Last October, Jake Edwards, Adam Waycott and I completed a two day course and an exam and became Certified ScrumMasters. What is Scrum? Scrum is an agile framework that allows us to focus on delivering business value in the shortest time.
We wanted to discover if Scrum could assist us to improve our internal product development, and delivery of our NAV implementations. The Agile values that appealed to us, based on how we already typically work, were:
- Individuals and Interactions over processes and tools
- Working Software over comprehensive documentation
- Customer Collaboration over contract negotiation
- Responding to change over following a plan
There were several Scrum characteristics that resonated with us during the course and caused us to re-evaluate our implementation tools and processes:
- Utilises iterative development with continual inspection & adaptation
- Embraces change as an opportunity rather than as a hindrance
- Unifies the business with the development team
- Recognises problems cannot be fully understood or defined up front
- Delivers Potentially Shipable Increments
- Delivers business value early in the project
- Mitigates risk
- Reduces of the cost of delay
Fenwick has now implemented the Scrum framework for its internal Fenwick Gold Development Team, with Jake Edwards as the ScrumMaster. We have seen improvements already.

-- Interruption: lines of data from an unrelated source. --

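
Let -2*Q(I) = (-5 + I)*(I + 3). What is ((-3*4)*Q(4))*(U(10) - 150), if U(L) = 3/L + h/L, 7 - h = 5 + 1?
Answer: 31416/5 ≈ 6283.2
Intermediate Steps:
h = 1 (h = 7 - (5 + 1) = 7 - 1*6 = 7 - 6 = 1)
Q(I) = -(-5 + I)*(3 + I)/2 (Q(I) = -(-5 + I)*(I + 3)/2 = -(-5 + I)*(3 + I)/2)
U(L) = 4/L (U(L) = 3/L + 1/L = 4/L)
((-3*4)*Q(4))*(U(10) - 150) = ((-3*4)*(15/2 + 4 - ½*4²))*(4/10 - 150) = (-12*(15/2 + 4 - ½*16))*(4*(⅒) - 150) = (-12*(15/2 + 4 - 8))*(⅖ - 150) = -12*7/2*(-748/5) = -42*(-748/5) = 31416/5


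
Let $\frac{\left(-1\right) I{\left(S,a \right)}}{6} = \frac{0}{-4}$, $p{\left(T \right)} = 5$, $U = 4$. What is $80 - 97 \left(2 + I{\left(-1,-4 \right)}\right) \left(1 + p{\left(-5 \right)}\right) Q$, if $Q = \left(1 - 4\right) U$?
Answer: $14048$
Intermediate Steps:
$I{\left(S,a \right)} = 0$ ($I{\left(S,a \right)} = - 6 \frac{0}{-4} = - 6 \cdot 0 \left(- \frac{1}{4}\right) = \left(-6\right) 0 = 0$)
$Q = -12$ ($Q = \left(1 - 4\right) 4 = \left(-3\right) 4 = -12$)
$80 - 97 \left(2 + I{\left(-1,-4 \right)}\right) \left(1 + p{\left(-5 \right)}\right) Q = 80 - 97 \left(2 + 0\right) \left(1 + 5\right) \left(-12\right) = 80 - 97 \cdot 2 \cdot 6 \left(-12\right) = 80 - 97 \cdot 12 \left(-12\right) = 80 - -13968 = 80 + 13968 = 14048$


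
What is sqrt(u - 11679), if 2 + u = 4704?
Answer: I*sqrt(6977) ≈ 83.528*I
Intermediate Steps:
u = 4702 (u = -2 + 4704 = 4702)
sqrt(u - 11679) = sqrt(4702 - 11679) = sqrt(-6977) = I*sqrt(6977)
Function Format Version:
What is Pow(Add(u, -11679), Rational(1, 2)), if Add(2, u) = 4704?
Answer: Mul(I, Pow(6977, Rational(1, 2))) ≈ Mul(83.528, I)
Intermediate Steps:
u = 4702 (u = Add(-2, 4704) = 4702)
Pow(Add(u, -11679), Rational(1, 2)) = Pow(Add(4702, -11679), Rational(1, 2)) = Pow(-6977, Rational(1, 2)) = Mul(I, Pow(6977, Rational(1, 2)))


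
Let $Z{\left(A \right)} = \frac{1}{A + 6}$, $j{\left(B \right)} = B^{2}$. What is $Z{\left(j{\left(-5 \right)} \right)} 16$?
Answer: $\frac{16}{31} \approx 0.51613$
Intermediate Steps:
$Z{\left(A \right)} = \frac{1}{6 + A}$
$Z{\left(j{\left(-5 \right)} \right)} 16 = \frac{1}{6 + \left(-5\right)^{2}} \cdot 16 = \frac{1}{6 + 25} \cdot 16 = \frac{1}{31} \cdot 16 = \frac{16}{31}$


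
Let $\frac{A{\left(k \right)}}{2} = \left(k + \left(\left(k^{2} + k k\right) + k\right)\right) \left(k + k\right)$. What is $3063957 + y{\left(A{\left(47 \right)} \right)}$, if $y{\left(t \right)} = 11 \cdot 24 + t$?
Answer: $3912477$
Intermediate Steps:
$A{\left(k \right)} = 4 k \left(2 k + 2 k^{2}\right)$ ($A{\left(k \right)} = 2 \left(k + \left(\left(k^{2} + k k\right) + k\right)\right) \left(k + k\right) = 2 \left(k + \left(\left(k^{2} + k^{2}\right) + k\right)\right) 2 k = 2 \left(k + \left(2 k^{2} + k\right)\right) 2 k = 2 \left(k + \left(k + 2 k^{2}\right)\right) 2 k = 2 \left(2 k + 2 k^{2}\right) 2 k = 2 \cdot 2 k \left(2 k + 2 k^{2}\right) = 4 k \left(2 k + 2 k^{2}\right)$)
$y{\left(t \right)} = 264 + t$
$3063957 + y{\left(A{\left(47 \right)} \right)} = 3063957 + \left(264 + 8 \cdot 47^{2} \left(1 + 47\right)\right) = 3063957 + \left(264 + 8 \cdot 2209 \cdot 48\right) = 3063957 + \left(264 + 848256\right) = 3063957 + 848520 = 3912477$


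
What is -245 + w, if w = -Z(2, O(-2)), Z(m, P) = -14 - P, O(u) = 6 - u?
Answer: -223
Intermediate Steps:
w = 22 (w = -(-14 - (6 - 1*(-2))) = -(-14 - (6 + 2)) = -(-14 - 1*8) = -(-14 - 8) = -1*(-22) = 22)
-245 + w = -245 + 22 = -223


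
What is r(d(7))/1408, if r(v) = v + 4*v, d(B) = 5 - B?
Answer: -5/704 ≈ -0.0071023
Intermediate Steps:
r(v) = 5*v
r(d(7))/1408 = (5*(5 - 1*7))/1408 = (5*(5 - 7))*(1/1408) = (5*(-2))*(1/1408) = -10*1/1408 = -5/704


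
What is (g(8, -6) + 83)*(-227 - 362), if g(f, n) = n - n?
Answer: -48887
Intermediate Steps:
g(f, n) = 0
(g(8, -6) + 83)*(-227 - 362) = (0 + 83)*(-227 - 362) = 83*(-589) = -48887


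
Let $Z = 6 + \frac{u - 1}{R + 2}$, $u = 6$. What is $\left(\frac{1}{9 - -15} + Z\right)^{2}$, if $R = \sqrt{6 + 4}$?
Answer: $\frac{15025}{576} + \frac{175 \sqrt{10}}{24} \approx 49.143$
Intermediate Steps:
$R = \sqrt{10} \approx 3.1623$
$Z = 6 + \frac{5}{2 + \sqrt{10}}$ ($Z = 6 + \frac{6 - 1}{\sqrt{10} + 2} = 6 + \frac{5}{2 + \sqrt{10}} \approx 6.9686$)
$\left(\frac{1}{9 - -15} + Z\right)^{2} = \left(\frac{1}{9 - -15} + \left(\frac{13}{3} + \frac{5 \sqrt{10}}{6}\right)\right)^{2} = \left(\frac{1}{9 + 15} + \left(\frac{13}{3} + \frac{5 \sqrt{10}}{6}\right)\right)^{2} = \left(\frac{1}{24} + \left(\frac{13}{3} + \frac{5 \sqrt{10}}{6}\right)\right)^{2} = \left(\frac{35}{8} + \frac{5 \sqrt{10}}{6}\right)^{2}$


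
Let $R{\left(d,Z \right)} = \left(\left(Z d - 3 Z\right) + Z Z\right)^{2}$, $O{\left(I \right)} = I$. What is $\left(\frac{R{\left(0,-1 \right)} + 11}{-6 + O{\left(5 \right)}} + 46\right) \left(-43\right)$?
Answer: $-817$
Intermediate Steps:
$R{\left(d,Z \right)} = \left(Z^{2} - 3 Z + Z d\right)^{2}$ ($R{\left(d,Z \right)} = \left(\left(- 3 Z + Z d\right) + Z^{2}\right)^{2} = \left(Z^{2} - 3 Z + Z d\right)^{2}$)
$\left(\frac{R{\left(0,-1 \right)} + 11}{-6 + O{\left(5 \right)}} + 46\right) \left(-43\right) = \left(\frac{\left(-1\right)^{2} \left(-3 - 1 + 0\right)^{2} + 11}{-6 + 5} + 46\right) \left(-43\right) = \left(\frac{1 \left(-4\right)^{2} + 11}{-1} + 46\right) \left(-43\right) = \left(\left(1 \cdot 16 + 11\right) \left(-1\right) + 46\right) \left(-43\right) = \left(\left(16 + 11\right) \left(-1\right) + 46\right) \left(-43\right) = \left(27 \left(-1\right) + 46\right) \left(-43\right) = \left(-27 + 46\right) \left(-43\right) = 19 \left(-43\right) = -817$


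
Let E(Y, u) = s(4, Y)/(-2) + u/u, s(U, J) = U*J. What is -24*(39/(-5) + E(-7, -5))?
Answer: -864/5 ≈ -172.80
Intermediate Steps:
s(U, J) = J*U
E(Y, u) = 1 - 2*Y (E(Y, u) = (Y*4)/(-2) + u/u = (4*Y)*(-½) + 1 = -2*Y + 1 = 1 - 2*Y)
-24*(39/(-5) + E(-7, -5)) = -24*(39/(-5) + (1 - 2*(-7))) = -24*(39*(-⅕) + (1 + 14)) = -24*(-39/5 + 15) = -24*36/5 = -864/5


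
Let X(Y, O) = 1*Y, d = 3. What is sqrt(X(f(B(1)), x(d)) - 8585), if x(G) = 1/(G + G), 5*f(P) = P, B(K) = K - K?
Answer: I*sqrt(8585) ≈ 92.655*I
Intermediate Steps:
B(K) = 0
f(P) = P/5
x(G) = 1/(2*G)
X(Y, O) = Y
sqrt(X(f(B(1)), x(d)) - 8585) = sqrt((1/5)*0 - 8585) = sqrt(0 - 8585) = sqrt(-8585) = I*sqrt(8585)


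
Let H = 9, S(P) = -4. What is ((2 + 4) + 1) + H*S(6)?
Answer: -29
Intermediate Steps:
((2 + 4) + 1) + H*S(6) = ((2 + 4) + 1) + 9*(-4) = (6 + 1) - 36 = 7 - 36 = -29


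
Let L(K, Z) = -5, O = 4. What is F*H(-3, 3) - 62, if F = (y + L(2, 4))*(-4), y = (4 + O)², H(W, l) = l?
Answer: -770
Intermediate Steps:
y = 64 (y = (4 + 4)² = 8² = 64)
F = -236 (F = (64 - 5)*(-4) = 59*(-4) = -236)
F*H(-3, 3) - 62 = -236*3 - 62 = -708 - 62 = -770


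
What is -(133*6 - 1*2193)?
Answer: 1395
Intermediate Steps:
-(133*6 - 1*2193) = -(798 - 2193) = -1*(-1395) = 1395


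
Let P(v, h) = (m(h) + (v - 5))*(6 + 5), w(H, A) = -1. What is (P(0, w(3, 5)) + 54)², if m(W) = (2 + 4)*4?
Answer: 69169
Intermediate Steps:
m(W) = 24 (m(W) = 6*4 = 24)
P(v, h) = 209 + 11*v (P(v, h) = (24 + (v - 5))*(6 + 5) = (24 + (-5 + v))*11 = (19 + v)*11 = 209 + 11*v)
(P(0, w(3, 5)) + 54)² = ((209 + 11*0) + 54)² = ((209 + 0) + 54)² = (209 + 54)² = 263² = 69169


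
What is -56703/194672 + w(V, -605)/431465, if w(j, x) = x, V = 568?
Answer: -4916627291/16798830896 ≈ -0.29268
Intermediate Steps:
-56703/194672 + w(V, -605)/431465 = -56703/194672 - 605/431465 = -56703*1/194672 - 605*1/431465 = -56703/194672 - 121/86293 = -4916627291/16798830896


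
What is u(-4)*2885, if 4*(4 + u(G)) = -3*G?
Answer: -2885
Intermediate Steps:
u(G) = -4 - 3*G/4 (u(G) = -4 + (-3*G)/4 = -4 - 3*G/4)
u(-4)*2885 = (-4 - ¾*(-4))*2885 = (-4 + 3)*2885 = -1*2885 = -2885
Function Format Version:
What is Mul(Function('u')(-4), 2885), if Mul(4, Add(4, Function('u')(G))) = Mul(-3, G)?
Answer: -2885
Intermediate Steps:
Function('u')(G) = Add(-4, Mul(Rational(-3, 4), G)) (Function('u')(G) = Add(-4, Mul(Rational(1, 4), Mul(-3, G))) = Add(-4, Mul(Rational(-3, 4), G)))
Mul(Function('u')(-4), 2885) = Mul(Add(-4, Mul(Rational(-3, 4), -4)), 2885) = Mul(Add(-4, 3), 2885) = Mul(-1, 2885) = -2885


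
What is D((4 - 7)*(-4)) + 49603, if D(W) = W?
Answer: 49615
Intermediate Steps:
D((4 - 7)*(-4)) + 49603 = (4 - 7)*(-4) + 49603 = -3*(-4) + 49603 = 12 + 49603 = 49615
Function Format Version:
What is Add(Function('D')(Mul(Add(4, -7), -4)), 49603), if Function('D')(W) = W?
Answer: 49615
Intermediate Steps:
Add(Function('D')(Mul(Add(4, -7), -4)), 49603) = Add(Mul(Add(4, -7), -4), 49603) = Add(Mul(-3, -4), 49603) = Add(12, 49603) = 49615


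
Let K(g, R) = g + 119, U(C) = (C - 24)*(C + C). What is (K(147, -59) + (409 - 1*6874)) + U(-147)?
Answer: 44075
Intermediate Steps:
U(C) = 2*C*(-24 + C) (U(C) = (-24 + C)*(2*C) = 2*C*(-24 + C))
K(g, R) = 119 + g
(K(147, -59) + (409 - 1*6874)) + U(-147) = ((119 + 147) + (409 - 1*6874)) + 2*(-147)*(-24 - 147) = (266 + (409 - 6874)) + 2*(-147)*(-171) = (266 - 6465) + 50274 = -6199 + 50274 = 44075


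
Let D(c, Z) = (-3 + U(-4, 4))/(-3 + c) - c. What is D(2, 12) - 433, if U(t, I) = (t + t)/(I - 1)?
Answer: -1288/3 ≈ -429.33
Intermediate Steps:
U(t, I) = 2*t/(-1 + I) (U(t, I) = (2*t)/(-1 + I) = 2*t/(-1 + I))
D(c, Z) = -c - 17/(3*(-3 + c)) (D(c, Z) = (-3 + 2*(-4)/(-1 + 4))/(-3 + c) - c = (-3 + 2*(-4)/3)/(-3 + c) - c = (-3 + 2*(-4)*(⅓))/(-3 + c) - c = (-3 - 8/3)/(-3 + c) - c = -17/(3*(-3 + c)) - c = -c - 17/(3*(-3 + c)))
D(2, 12) - 433 = (-17/3 - 1*2² + 3*2)/(-3 + 2) - 433 = (-17/3 - 1*4 + 6)/(-1) - 433 = -(-17/3 - 4 + 6) - 433 = -1*(-11/3) - 433 = 11/3 - 433 = -1288/3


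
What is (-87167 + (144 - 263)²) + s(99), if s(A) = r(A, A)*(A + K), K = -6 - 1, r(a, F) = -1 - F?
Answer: -82206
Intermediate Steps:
K = -7
s(A) = (-1 - A)*(-7 + A) (s(A) = (-1 - A)*(A - 7) = (-1 - A)*(-7 + A))
(-87167 + (144 - 263)²) + s(99) = (-87167 + (144 - 263)²) - (1 + 99)*(-7 + 99) = (-87167 + (-119)²) - 1*100*92 = (-87167 + 14161) - 9200 = -73006 - 9200 = -82206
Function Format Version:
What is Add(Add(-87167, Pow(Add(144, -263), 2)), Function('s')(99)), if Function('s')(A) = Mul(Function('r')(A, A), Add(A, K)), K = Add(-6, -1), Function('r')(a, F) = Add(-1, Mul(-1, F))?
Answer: -82206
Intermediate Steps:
K = -7
Function('s')(A) = Mul(Add(-1, Mul(-1, A)), Add(-7, A)) (Function('s')(A) = Mul(Add(-1, Mul(-1, A)), Add(A, -7)) = Mul(Add(-1, Mul(-1, A)), Add(-7, A)))
Add(Add(-87167, Pow(Add(144, -263), 2)), Function('s')(99)) = Add(Add(-87167, Pow(Add(144, -263), 2)), Mul(-1, Add(1, 99), Add(-7, 99))) = Add(Add(-87167, Pow(-119, 2)), Mul(-1, 100, 92)) = Add(Add(-87167, 14161), -9200) = Add(-73006, -9200) = -82206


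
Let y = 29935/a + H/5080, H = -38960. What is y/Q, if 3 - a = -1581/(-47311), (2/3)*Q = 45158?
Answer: 10572214991/71023057344 ≈ 0.14886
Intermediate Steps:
Q = 67737 (Q = (3/2)*45158 = 67737)
a = 8256/2783 (a = 3 - (-1581)/(-47311) = 3 - (-1581)*(-1)/47311 = 3 - 1*93/2783 = 3 - 93/2783 = 8256/2783 ≈ 2.9666)
y = 10572214991/1048512 (y = 29935/(8256/2783) - 38960/5080 = 29935*(2783/8256) - 38960*1/5080 = 83309105/8256 - 974/127 = 10572214991/1048512 ≈ 10083.)
y/Q = (10572214991/1048512)/67737 = (10572214991/1048512)*(1/67737) = 10572214991/71023057344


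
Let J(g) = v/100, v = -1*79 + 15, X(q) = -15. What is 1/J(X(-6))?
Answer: -25/16 ≈ -1.5625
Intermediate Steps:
v = -64 (v = -79 + 15 = -64)
J(g) = -16/25 (J(g) = -64/100 = -64*1/100 = -16/25)
1/J(X(-6)) = 1/(-16/25) = -25/16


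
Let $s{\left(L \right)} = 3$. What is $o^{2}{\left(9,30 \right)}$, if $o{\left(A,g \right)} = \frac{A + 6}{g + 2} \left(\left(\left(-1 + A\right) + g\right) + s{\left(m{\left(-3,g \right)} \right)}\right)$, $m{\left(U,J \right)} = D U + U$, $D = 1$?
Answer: $\frac{378225}{1024} \approx 369.36$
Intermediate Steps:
$m{\left(U,J \right)} = 2 U$ ($m{\left(U,J \right)} = 1 U + U = U + U = 2 U$)
$o{\left(A,g \right)} = \frac{\left(6 + A\right) \left(2 + A + g\right)}{2 + g}$ ($o{\left(A,g \right)} = \frac{A + 6}{g + 2} \left(\left(\left(-1 + A\right) + g\right) + 3\right) = \frac{6 + A}{2 + g} \left(\left(-1 + A + g\right) + 3\right) = \frac{6 + A}{2 + g} \left(2 + A + g\right) = \frac{\left(6 + A\right) \left(2 + A + g\right)}{2 + g}$)
$o^{2}{\left(9,30 \right)} = \left(\frac{12 + 9^{2} + 6 \cdot 30 + 8 \cdot 9 + 9 \cdot 30}{2 + 30}\right)^{2} = \left(\frac{12 + 81 + 180 + 72 + 270}{32}\right)^{2} = \left(\frac{1}{32} \cdot 615\right)^{2} = \left(\frac{615}{32}\right)^{2} = \frac{378225}{1024}$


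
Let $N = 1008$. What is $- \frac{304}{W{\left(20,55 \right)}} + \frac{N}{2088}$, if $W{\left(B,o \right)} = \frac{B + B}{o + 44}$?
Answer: $- \frac{109028}{145} \approx -751.92$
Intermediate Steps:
$W{\left(B,o \right)} = \frac{2 B}{44 + o}$
$- \frac{304}{W{\left(20,55 \right)}} + \frac{N}{2088} = - \frac{304}{2 \cdot 20 \frac{1}{44 + 55}} + \frac{1008}{2088} = - \frac{304}{2 \cdot 20 \cdot \frac{1}{99}} + 1008 \cdot \frac{1}{2088} = - \frac{304}{2 \cdot 20 \cdot \frac{1}{99}} + \frac{14}{29} = - \frac{304}{\frac{40}{99}} + \frac{14}{29} = \left(-304\right) \frac{99}{40} + \frac{14}{29} = - \frac{3762}{5} + \frac{14}{29} = - \frac{109028}{145}$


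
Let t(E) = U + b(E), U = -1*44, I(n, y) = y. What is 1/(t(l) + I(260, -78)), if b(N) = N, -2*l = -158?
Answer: -1/43 ≈ -0.023256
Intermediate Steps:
l = 79 (l = -½*(-158) = 79)
U = -44
t(E) = -44 + E
1/(t(l) + I(260, -78)) = 1/((-44 + 79) - 78) = 1/(35 - 78) = 1/(-43) = -1/43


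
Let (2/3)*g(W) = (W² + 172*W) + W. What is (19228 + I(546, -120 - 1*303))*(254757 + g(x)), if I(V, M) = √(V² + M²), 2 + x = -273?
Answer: 5707485696 + 890496*√53005 ≈ 5.9125e+9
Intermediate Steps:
x = -275 (x = -2 - 273 = -275)
g(W) = 3*W²/2 + 519*W/2 (g(W) = 3*((W² + 172*W) + W)/2 = 3*(W² + 173*W)/2 = 3*W²/2 + 519*W/2)
I(V, M) = √(M² + V²)
(19228 + I(546, -120 - 1*303))*(254757 + g(x)) = (19228 + √((-120 - 1*303)² + 546²))*(254757 + (3/2)*(-275)*(173 - 275)) = (19228 + √((-120 - 303)² + 298116))*(254757 + (3/2)*(-275)*(-102)) = (19228 + √((-423)² + 298116))*(254757 + 42075) = (19228 + √(178929 + 298116))*296832 = (19228 + √477045)*296832 = (19228 + 3*√53005)*296832 = 5707485696 + 890496*√53005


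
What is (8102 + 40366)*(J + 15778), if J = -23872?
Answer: -392299992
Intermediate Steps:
(8102 + 40366)*(J + 15778) = (8102 + 40366)*(-23872 + 15778) = 48468*(-8094) = -392299992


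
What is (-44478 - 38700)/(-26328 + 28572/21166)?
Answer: 146712129/46435823 ≈ 3.1595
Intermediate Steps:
(-44478 - 38700)/(-26328 + 28572/21166) = -83178/(-26328 + 28572*(1/21166)) = -83178/(-26328 + 14286/10583) = -83178/(-278614938/10583) = -83178*(-10583/278614938) = 146712129/46435823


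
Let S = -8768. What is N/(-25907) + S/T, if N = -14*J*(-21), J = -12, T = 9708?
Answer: -6889384/8982327 ≈ -0.76699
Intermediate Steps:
N = -3528 (N = -14*(-12)*(-21) = 168*(-21) = -3528)
N/(-25907) + S/T = -3528/(-25907) - 8768/9708 = -3528*(-1/25907) - 8768*1/9708 = 504/3701 - 2192/2427 = -6889384/8982327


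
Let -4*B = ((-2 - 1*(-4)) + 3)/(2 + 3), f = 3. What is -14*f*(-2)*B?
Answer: -21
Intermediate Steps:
B = -¼ (B = -((-2 - 1*(-4)) + 3)/(4*(2 + 3)) = -((-2 + 4) + 3)/(4*5) = -(2 + 3)/(4*5) = -5/(4*5) = -¼*1 = -¼ ≈ -0.25000)
-14*f*(-2)*B = -14*3*(-2)*(-1)/4 = -(-84)*(-1)/4 = -14*3/2 = -21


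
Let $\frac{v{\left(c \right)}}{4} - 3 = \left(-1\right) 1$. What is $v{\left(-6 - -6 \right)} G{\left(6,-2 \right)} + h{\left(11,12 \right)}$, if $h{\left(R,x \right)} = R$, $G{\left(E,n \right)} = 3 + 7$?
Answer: $91$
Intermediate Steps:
$G{\left(E,n \right)} = 10$
$v{\left(c \right)} = 8$ ($v{\left(c \right)} = 12 + 4 \left(\left(-1\right) 1\right) = 12 + 4 \left(-1\right) = 12 - 4 = 8$)
$v{\left(-6 - -6 \right)} G{\left(6,-2 \right)} + h{\left(11,12 \right)} = 8 \cdot 10 + 11 = 80 + 11 = 91$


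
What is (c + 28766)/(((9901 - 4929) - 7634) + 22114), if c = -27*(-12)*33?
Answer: 19729/9726 ≈ 2.0285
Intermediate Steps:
c = 10692 (c = 324*33 = 10692)
(c + 28766)/(((9901 - 4929) - 7634) + 22114) = (10692 + 28766)/(((9901 - 4929) - 7634) + 22114) = 39458/((4972 - 7634) + 22114) = 39458/(-2662 + 22114) = 39458/19452 = 39458*(1/19452) = 19729/9726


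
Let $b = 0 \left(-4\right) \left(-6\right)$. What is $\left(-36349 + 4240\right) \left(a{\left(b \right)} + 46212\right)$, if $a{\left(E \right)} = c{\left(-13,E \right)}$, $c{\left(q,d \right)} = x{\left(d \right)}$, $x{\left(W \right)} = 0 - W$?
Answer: $-1483821108$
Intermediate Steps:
$x{\left(W \right)} = - W$
$c{\left(q,d \right)} = - d$
$b = 0$ ($b = 0 \left(-6\right) = 0$)
$a{\left(E \right)} = - E$
$\left(-36349 + 4240\right) \left(a{\left(b \right)} + 46212\right) = \left(-36349 + 4240\right) \left(\left(-1\right) 0 + 46212\right) = - 32109 \left(0 + 46212\right) = \left(-32109\right) 46212 = -1483821108$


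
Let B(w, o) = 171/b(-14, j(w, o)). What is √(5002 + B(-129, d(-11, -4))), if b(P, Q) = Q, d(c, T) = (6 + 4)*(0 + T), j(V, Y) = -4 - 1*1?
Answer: √124195/5 ≈ 70.483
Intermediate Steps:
j(V, Y) = -5 (j(V, Y) = -4 - 1 = -5)
d(c, T) = 10*T
B(w, o) = -171/5 (B(w, o) = 171/(-5) = 171*(-⅕) = -171/5)
√(5002 + B(-129, d(-11, -4))) = √(5002 - 171/5) = √(24839/5) = √124195/5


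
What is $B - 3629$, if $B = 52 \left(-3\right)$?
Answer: $-3785$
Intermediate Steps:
$B = -156$
$B - 3629 = -156 - 3629 = -3785$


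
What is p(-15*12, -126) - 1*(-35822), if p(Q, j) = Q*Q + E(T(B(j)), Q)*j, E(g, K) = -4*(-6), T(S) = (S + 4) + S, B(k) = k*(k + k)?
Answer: 65198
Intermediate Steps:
B(k) = 2*k² (B(k) = k*(2*k) = 2*k²)
T(S) = 4 + 2*S (T(S) = (4 + S) + S = 4 + 2*S)
E(g, K) = 24
p(Q, j) = Q² + 24*j (p(Q, j) = Q*Q + 24*j = Q² + 24*j)
p(-15*12, -126) - 1*(-35822) = ((-15*12)² + 24*(-126)) - 1*(-35822) = ((-180)² - 3024) + 35822 = (32400 - 3024) + 35822 = 29376 + 35822 = 65198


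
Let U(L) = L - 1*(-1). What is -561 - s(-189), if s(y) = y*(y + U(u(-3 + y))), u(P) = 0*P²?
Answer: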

Scrum is not a project management framework or a project management methodology. It is a product delivery framework. Adam Waycott and I sat down and looked at the Scrum characteristics and process and decided it was relevant to the Design and Development phase of our projects. We decided to tweak our Implementation Methodology and coined the phrase Scrumplementaion.
Scrumplementation uses the values and characteristics of Scrum combined with traditional waterfall project management. The major changes were:
- More Workshop preparation so we have a database setup with sample data and likely processes
- Less Workshopping budget to avoid trying to solve every fringe case up front.
- Walk-throughs instead of Pilots
- Budget reduction in Workshops allocated to Walk-throughs
- Internal Acceptance Testing renamed to Project Team Acceptance Testing
Several years ago we changed our methodology to introduce Mini Pilots, as we found that having 1 or 2 day-long Pilots right at the end of the development and data conversion phase, increased the risk of missed requirements and inadequate solutions. We also found that the key project team members were not getting enough exposure to the solution until later in the project, leaving less time for testing and inhibiting their ability to become Super-users in time for User Training, UAT and and Go Live Support. To change the culture around pilots we decided to use new terminology, now we use the term Walk-throughs and we ensure enough budget is allocated to make them effective.
Walk-throughs are a demonstration of a single process, enhancement or functional area, to confirm that it is complete and ready for user training. There are several sessions throughout the design and development stage, and each session may range from half an hour to four hours. The process is iterative, so if issues are found during a Walk-through, configuration, data and/or enhancements will be updated and the Walk-through repeated until the process, enhancement or functional area is considered done.
The Walk-throughs also act as a training session for the Project team members so they can complete detailed testing following the session. We then have a potentially shipable increment much earlier in the project, reducing the project risk, and creating Super-users who help deliver a much better solution.